Hull
Displacement (tons) 76 fully loaded (1945); 53 fully loaded (1946)
Length 83’2″ overall; 78’0″ wl
Beam 16’2″ main beam
Draft 5’4″ max (1945); 4’6″ max fully loaded at rest (1946)
Machinery
Main Engines CG-83343 through 83348: 2 Hall Scott Defenders. 1,200 rpm; all others: 2 Sterling Viking II
SHP All units: 1,200
Propellers twin
Performance
Max Speed 15.2 knots, 215 mi radius (1945); 23.5 statute mi (trials, 1946)
Max Sustained 12.0 knots, 375 mi radius (1945)
Cruising 10.0 knots. 475 mi radius (1945)
Economic 8.2 knots. 575 mi radius (1945)
Logistics
Gasoline (95%) 1,900 gal
Complement 1 officer, 13 men (1945)
Electronics (1945)
Detection Radar SO-2 (most units)
Sonar QBE series (none on 83339. 83367-83369. 83427. 8347&83480)
Armament
1941 1 1-pounder & 2-.30 cal mg
1945 120mm/80; 4 depth charge tracks; 2 Mousetraps; none on CG-83302, 83312, 83335, 83342, 83367. 83387, 83388, 83392, 83394, 83427, 83470, 83475, 83491, 83492. 83494, 83501, 83507, 83512, 83515, 83516, 83518-83521, & 83559
Early units (83300-83435) were fitted with an Everdur bronze wheelhouse. These were pre-fabricated in Boston, MA and shipped by rail car to the Wheeler Yard. Later units (83436-83529) had plywood wheelhouses because of a shortage of bronze. Those 83-footers operating above Cape Henry, VA, were ice sheathed. All the craft were capable of 20.6 knots full speed at time of delivery. but their performance was degraded by machinery wear as well as the increased displacement from armaments, radar, and sonar. Twelve additional units were built for the USN and transferred to Cuba (4), the Dominican Republic (3), Haiti (1), and Venezuela (4). Nineteen Coast Guard units were also transferred to Latin American navies during the war-the navies of Cuba (8), Colombia (2), Peru (6), and Mexico (3).

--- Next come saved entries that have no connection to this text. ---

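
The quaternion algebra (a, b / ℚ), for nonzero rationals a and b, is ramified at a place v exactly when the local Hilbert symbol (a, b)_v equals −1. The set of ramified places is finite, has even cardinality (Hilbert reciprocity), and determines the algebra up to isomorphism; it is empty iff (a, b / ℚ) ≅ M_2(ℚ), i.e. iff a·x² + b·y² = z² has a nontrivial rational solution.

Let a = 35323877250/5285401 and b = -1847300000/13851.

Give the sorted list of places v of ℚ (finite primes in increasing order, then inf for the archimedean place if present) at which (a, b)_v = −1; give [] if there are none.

Mod squares: a ≡ 690, b ≡ -71630. Check v ∈ {∞, 2, 3, 5, 7, 11, 13, 19, 23, 29, 53}.
v=11: a=11^-4·(≡10), b=11^0·(≡2) mod 11; (10|11)=-1, (2|11)=-1; (−1)^{-4·0·5}·(-1)^0·(-1)^-4 = +1.
v=2: v_2(a)=1, v_2(b)=5; units ≡ 1, 1 (mod 8); ε·ε+αω+βω = 0·0+1·0+5·0 ≡ 0  ⇒  (a,b)_2 = +1.
v=53: a=53^2·(≡29), b=53^0·(≡3) mod 53; (29|53)=+1, (3|53)=-1; (−1)^{2·0·26}·(+1)^0·(-1)^2 = +1.
v=7: a=7^0·(≡2), b=7^2·(≡1) mod 7; (2|7)=+1, (1|7)=+1; (−1)^{0·2·3}·(+1)^2·(+1)^0 = +1.
v=29: a=29^0·(≡23), b=29^1·(≡23) mod 29; (23|29)=+1, (23|29)=+1; (−1)^{0·1·14}·(+1)^1·(+1)^0 = +1.
v=3: a=3^7·(≡2), b=3^-6·(≡1) mod 3; (2|3)=-1, (1|3)=+1; (−1)^{7·-6·1}·(-1)^-6·(+1)^7 = +1.
v=23: a=23^1·(≡5), b=23^0·(≡17) mod 23; (5|23)=-1, (17|23)=-1; (−1)^{1·0·11}·(-1)^0·(-1)^1 = -1.
v=19: a=19^-2·(≡9), b=19^-1·(≡6) mod 19; (9|19)=+1, (6|19)=+1; (−1)^{-2·-1·9}·(+1)^-1·(+1)^-2 = +1.
v=13: a=13^0·(≡3), b=13^1·(≡6) mod 13; (3|13)=+1, (6|13)=-1; (−1)^{0·1·6}·(+1)^1·(-1)^0 = +1.
v=5: a=5^3·(≡3), b=5^5·(≡4) mod 5; (3|5)=-1, (4|5)=+1; (−1)^{3·5·2}·(-1)^5·(+1)^3 = -1.
v=∞: 690 > 0 and -71630 < 0  ⇒  (a,b)_∞ = +1.
|Ram(690, -71630)| = 2, even; anisotropic at {5, 23}.

[5, 23]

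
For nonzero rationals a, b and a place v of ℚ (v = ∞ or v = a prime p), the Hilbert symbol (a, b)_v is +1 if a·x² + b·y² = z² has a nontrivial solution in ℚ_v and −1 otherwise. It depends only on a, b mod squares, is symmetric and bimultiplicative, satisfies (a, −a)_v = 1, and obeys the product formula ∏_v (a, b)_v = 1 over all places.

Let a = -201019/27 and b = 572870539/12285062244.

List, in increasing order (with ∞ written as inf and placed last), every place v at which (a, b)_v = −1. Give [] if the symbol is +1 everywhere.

Mod squares: a ≡ -273, b ≡ 19. Check v ∈ {∞, 2, 3, 7, 13, 17, 19, 29, 47}.
v=19: a=19^0·(≡12), b=19^3·(≡5) mod 19; (12|19)=-1, (5|19)=+1; (−1)^{0·3·9}·(-1)^3·(+1)^0 = -1.
v=47: a=47^2·(≡21), b=47^0·(≡45) mod 47; (21|47)=+1, (45|47)=-1; (−1)^{2·0·23}·(+1)^0·(-1)^2 = +1.
v=∞: -273 < 0 and 19 > 0  ⇒  (a,b)_∞ = +1.
v=13: a=13^1·(≡7), b=13^-2·(≡5) mod 13; (7|13)=-1, (5|13)=-1; (−1)^{1·-2·6}·(-1)^-2·(-1)^1 = -1.
v=3: a=3^-3·(≡2), b=3^-2·(≡1) mod 3; (2|3)=-1, (1|3)=+1; (−1)^{-3·-2·1}·(-1)^-2·(+1)^-3 = +1.
v=29: a=29^0·(≡10), b=29^-2·(≡27) mod 29; (10|29)=-1, (27|29)=-1; (−1)^{0·-2·14}·(-1)^-2·(-1)^0 = +1.
v=2: v_2(a)=0, v_2(b)=-2; units ≡ 7, 3 (mod 8); ε·ε+αω+βω = 1·1+0·1+-2·0 ≡ 1  ⇒  (a,b)_2 = -1.
v=7: a=7^1·(≡3), b=7^-4·(≡3) mod 7; (3|7)=-1, (3|7)=-1; (−1)^{1·-4·3}·(-1)^-4·(-1)^1 = -1.
v=17: a=17^0·(≡4), b=17^4·(≡2) mod 17; (4|17)=+1, (2|17)=+1; (−1)^{0·4·8}·(+1)^4·(+1)^0 = +1.
|Ram(-273, 19)| = 4, even; anisotropic at {2, 7, 13, 19}.

[2, 7, 13, 19]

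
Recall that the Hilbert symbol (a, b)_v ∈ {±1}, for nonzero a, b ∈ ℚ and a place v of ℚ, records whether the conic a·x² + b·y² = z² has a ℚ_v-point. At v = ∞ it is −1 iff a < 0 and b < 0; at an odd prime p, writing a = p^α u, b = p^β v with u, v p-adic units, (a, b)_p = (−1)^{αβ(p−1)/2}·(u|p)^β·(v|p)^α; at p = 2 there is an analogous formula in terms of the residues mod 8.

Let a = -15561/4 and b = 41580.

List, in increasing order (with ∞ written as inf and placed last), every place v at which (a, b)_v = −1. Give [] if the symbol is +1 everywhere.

[2, 3, 13, 19]

Mod squares: a ≡ -1729, b ≡ 1155. Check v ∈ {∞, 2, 3, 5, 7, 11, 13, 19}.
v=∞: -1729 < 0 and 1155 > 0  ⇒  (a,b)_∞ = +1.
v=5: a=5^0·(≡1), b=5^1·(≡1) mod 5; (1|5)=+1, (1|5)=+1; (−1)^{0·1·2}·(+1)^1·(+1)^0 = +1.
v=2: v_2(a)=-2, v_2(b)=2; units ≡ 7, 3 (mod 8); ε·ε+αω+βω = 1·1+-2·1+2·0 ≡ 1  ⇒  (a,b)_2 = -1.
v=3: a=3^2·(≡2), b=3^3·(≡1) mod 3; (2|3)=-1, (1|3)=+1; (−1)^{2·3·1}·(-1)^3·(+1)^2 = -1.
v=11: a=11^0·(≡1), b=11^1·(≡7) mod 11; (1|11)=+1, (7|11)=-1; (−1)^{0·1·5}·(+1)^1·(-1)^0 = +1.
v=13: a=13^1·(≡3), b=13^0·(≡6) mod 13; (3|13)=+1, (6|13)=-1; (−1)^{1·0·6}·(+1)^0·(-1)^1 = -1.
v=7: a=7^1·(≡6), b=7^1·(≡4) mod 7; (6|7)=-1, (4|7)=+1; (−1)^{1·1·3}·(-1)^1·(+1)^1 = +1.
v=19: a=19^1·(≡9), b=19^0·(≡8) mod 19; (9|19)=+1, (8|19)=-1; (−1)^{1·0·9}·(+1)^0·(-1)^1 = -1.
(-1729, 1155 / ℚ) ramifies at {2, 3, 13, 19}: a division algebra.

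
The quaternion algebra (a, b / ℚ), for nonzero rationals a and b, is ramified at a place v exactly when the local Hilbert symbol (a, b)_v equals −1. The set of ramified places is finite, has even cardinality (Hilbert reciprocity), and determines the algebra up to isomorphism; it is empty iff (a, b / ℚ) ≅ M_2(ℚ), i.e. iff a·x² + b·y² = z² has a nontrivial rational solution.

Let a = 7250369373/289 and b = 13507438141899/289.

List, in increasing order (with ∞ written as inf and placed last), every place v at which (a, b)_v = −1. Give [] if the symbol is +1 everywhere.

[23, 37]

(a, b) ≡ (9945637, 432419) mod (ℚ^×)²; places V = {2, 3, 13, 17, 23, 29, 31, 37, ∞}.
(a,b)_23: α=1, u≡11; β=2, v≡17 (mod 23); (11|23)=-1, (17|23)=-1; sign (−1)^0·-1^2·-1^1 = -1.
(a,b)_29: α=1, u≡4; β=1, v≡28 (mod 29); (4|29)=+1, (28|29)=+1; sign (−1)^0·+1^1·+1^1 = +1.
(a,b)_3: α=6, u≡1; β=10, v≡2 (mod 3); (1|3)=+1, (2|3)=-1; sign (−1)^0·+1^10·-1^6 = +1.
(a,b)_∞: sgn(9945637)=+, sgn(432419)=+, so +1.
(a,b)_13: α=1, u≡4; β=1, v≡3 (mod 13); (4|13)=+1, (3|13)=+1; sign (−1)^0·+1^1·+1^1 = +1.
(a,b)_17: α=-2, u≡1; β=-2, v≡10 (mod 17); (1|17)=+1, (10|17)=-1; sign (−1)^0·+1^-2·-1^-2 = +1.
(a,b)_37: α=1, u≡36; β=1, v≡24 (mod 37); (36|37)=+1, (24|37)=-1; sign (−1)^0·+1^1·-1^1 = -1.
(a,b)_2: α=0, β=0; u≡5, v≡3 (mod 8); ε(u)ε(v)=0·1, αω(v)=0·1, βω(u)=0·1; sum ≡ 0  ⇒  +1.
(a,b)_31: α=1, u≡19; β=1, v≡26 (mod 31); (19|31)=+1, (26|31)=-1; sign (−1)^1·+1^1·-1^1 = +1.
Ram(9945637, 432419) = {23, 37}; no ℚ_23-point on the conic.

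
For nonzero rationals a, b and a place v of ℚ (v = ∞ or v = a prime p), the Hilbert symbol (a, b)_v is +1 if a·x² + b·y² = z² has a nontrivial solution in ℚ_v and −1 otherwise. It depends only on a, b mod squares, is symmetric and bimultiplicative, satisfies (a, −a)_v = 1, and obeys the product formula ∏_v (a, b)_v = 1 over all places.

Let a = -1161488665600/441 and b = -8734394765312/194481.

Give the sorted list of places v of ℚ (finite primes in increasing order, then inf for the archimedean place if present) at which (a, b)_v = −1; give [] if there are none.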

1941-45 used for anti-submarine patrol coastal convoy escort and search and rescue; Spring 44 60 units were shipped to Great Britain and became USCG Rescue Flotilla No. 1-based at Poole. England. It deployed in two 30-boat rescue groups for Normandy landings and rescued 1,500: 30 of these 60 units returned to the United States. Twenty-four remained in Europe. Four were transferred to the Royal Navy and 2 were lost; Jan 45.30 units were ordered to COMSERV7THFLEET in the PHILSEAFRON as USCG PTC Flotilla Number One and operated out of Manicani Island, just south of the island of Samar near Leyte-none of these units had served in Europe and none were returned to the United States-all were decommissioned in the Philippines and disposed of by the Foreign Liquidation Commission (an organ of the U.S. State Department in 1945). Twenty-four additional units were transferred to the Pacific to serve in Advance Base Harbor Defense Force (ABHD) (code name LION) at bases in Okinawa and Eniwetok in the Marshall Islands and Saipan and Guam in the Mariana Islands. Four of these units had served in Europe; following WW II most 83-footers remaining in the Coast Guard were in a decommissioned status for brief periods- only final decommissionings are cited.
Sources:
Cutter History File. USCG Historian's Office, USCG HQ, Washington, D.C.
Robert Scheina. U.S. Coast Guard Cutters & Craft, 1946-1990. Annapolis, MD: Naval Institute Press, 1990.